What is the nonforfeiture option in a life insurance policy?

If your life insurance policy contains a nonforfeiture option, you will likely be entitled to get back some of the premiums you have already paid.

The clause, which is relatively standard, usually has a timeframe after which you would be eligible to receive back some of the premiums you paid.

Bayerle said, "Nonforfeiture value is the value of certain insurance policies with cash values if they are canceled or required premium payments are not paid. The value is available to the policyholder in multiple forms, including cash, extended term, or reduced paid-up insurance."

Three permanent life insurance options for nonforfeiture

With permanent life insurance, you will not lose the benefits fully.
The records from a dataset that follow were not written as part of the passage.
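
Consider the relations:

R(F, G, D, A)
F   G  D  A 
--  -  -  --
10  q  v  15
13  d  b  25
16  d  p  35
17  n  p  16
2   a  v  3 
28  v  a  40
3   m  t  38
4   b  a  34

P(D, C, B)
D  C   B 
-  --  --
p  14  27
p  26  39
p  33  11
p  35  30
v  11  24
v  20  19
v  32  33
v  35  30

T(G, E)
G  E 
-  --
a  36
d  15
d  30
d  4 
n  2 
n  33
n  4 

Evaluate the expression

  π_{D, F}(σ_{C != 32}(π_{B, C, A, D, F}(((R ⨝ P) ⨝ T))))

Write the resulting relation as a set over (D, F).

R ⋈ P (natural join on D): {(10, q, v, 15, 11, 24), (10, q, v, 15, 20, 19), (10, q, v, 15, 32, 33), (10, q, v, 15, 35, 30), (16, d, p, 35, 14, 27), (16, d, p, 35, 26, 39), (16, d, p, 35, 33, 11), (16, d, p, 35, 35, 30), (17, n, p, 16, 14, 27), (17, n, p, 16, 26, 39), (17, n, p, 16, 33, 11), (17, n, p, 16, 35, 30), (2, a, v, 3, 11, 24), (2, a, v, 3, 20, 19), (2, a, v, 3, 32, 33), (2, a, v, 3, 35, 30)}
(R ⨝ P) ⋈ T (natural join on G): {(16, d, p, 35, 14, 27, 15), (16, d, p, 35, 14, 27, 30), (16, d, p, 35, 14, 27, 4), (16, d, p, 35, 26, 39, 15), (16, d, p, 35, 26, 39, 30), (16, d, p, 35, 26, 39, 4), (16, d, p, 35, 33, 11, 15), (16, d, p, 35, 33, 11, 30), (16, d, p, 35, 33, 11, 4), (16, d, p, 35, 35, 30, 15), (16, d, p, 35, 35, 30, 30), (16, d, p, 35, 35, 30, 4), (17, n, p, 16, 14, 27, 2), (17, n, p, 16, 14, 27, 33), (17, n, p, 16, 14, 27, 4), (17, n, p, 16, 26, 39, 2), (17, n, p, 16, 26, 39, 33), (17, n, p, 16, 26, 39, 4), (17, n, p, 16, 33, 11, 2), (17, n, p, 16, 33, 11, 33), (17, n, p, 16, 33, 11, 4), (17, n, p, 16, 35, 30, 2), (17, n, p, 16, 35, 30, 33), (17, n, p, 16, 35, 30, 4), (2, a, v, 3, 11, 24, 36), (2, a, v, 3, 20, 19, 36), (2, a, v, 3, 32, 33, 36), (2, a, v, 3, 35, 30, 36)}
Projecting to B, C, A, D, F (16 duplicate(s) eliminated): {(11, 33, 16, p, 17), (11, 33, 35, p, 16), (19, 20, 3, v, 2), (24, 11, 3, v, 2), (27, 14, 16, p, 17), (27, 14, 35, p, 16), (30, 35, 16, p, 17), (30, 35, 3, v, 2), (30, 35, 35, p, 16), (33, 32, 3, v, 2), (39, 26, 16, p, 17), (39, 26, 35, p, 16)}
Apply σ_{C != 32}; surviving tuples: {(11, 33, 16, p, 17), (11, 33, 35, p, 16), (19, 20, 3, v, 2), (24, 11, 3, v, 2), (27, 14, 16, p, 17), (27, 14, 35, p, 16), (30, 35, 16, p, 17), (30, 35, 3, v, 2), (30, 35, 35, p, 16), (39, 26, 16, p, 17), (39, 26, 35, p, 16)}
Projecting to D, F (8 duplicate(s) eliminated): {(p, 16), (p, 17), (v, 2)}

{(p, 16), (p, 17), (v, 2)}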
Instead, Companie says you will have three options:

  1. Cash out: Under this option, a cash payment is provided to the owner.
  2. Extended insurance: Under this option, the insured keeps the full protection provided under the insurance policy, but only for a limited amount of time.
  3. Reduced paid-up insurance: Under this option, the owner accepts a smaller amount of coverage, but no further premiums need to be paid and the benefit is provided until the insured's death.

"Permanent life insurance policies provide nonforfeiture options. These are contained in the policy, and the policy owner can choose from any of the available options if they stop making their premium payments," she says.

Frequently Asked Questions

What is a contingent beneficiary?

A contingent beneficiary is a person who receives the money if the primary beneficiary isn’t able or declines to collect the payout. In that case, the unclaimed life insurance goes to the contingent beneficiary.

How do you find a life insurance policy?

If you’re not sure a policy exists for a loved one, there are ways to get help, including from the National Association of Insurance Commissioners (NAIC), which offers a life insurance policy search.

According to the NAIC, millions of life insurance benefits are left as unclaimed property by beneficiaries each year.

The first places to start when looking for a life insurance policy are personal records, including:

  • Bank statements
  • Deposit boxes
  • Address books

Look for any documents that include information about life insurance companies, including financial records, bank account checks and addresses. In the address book, you should also look for an insurance agent. Check for contact information for the agent and see if that professional can help your search.

Also, look for names of attorneys, who might be able to help steer you in the right direction.

One other place to check is the deceased's job or business. Employers often offer group life insurance policies to employees. You may be eligible for a death benefit from a policy if your relative had a policy from work.

If you can't find the life insurance policy that way, the NAIC offers a free online tool that helps people find lost life insurance policies.

To file life insurance claims, you typically need to mail a death certificate to the insurer's office and must fill out a claim form that includes the deceased person's Social Security Number. The insurance company will review the information and pay out a death benefit if the life policy is in good standing.

Many state insurance departments may help with a policy search, too, so you can call your state to see if they can help with the search.

How long does it take for an insurer to pay life insurance benefits?

Most insurance companies pay death benefits within 14 to 60 days of the claim and related documents.

Make sure you provide all documents and information needed so the life insurer can review the information. One reason why a death benefit may take longer than a couple of weeks is if you don't provide all of the information needed.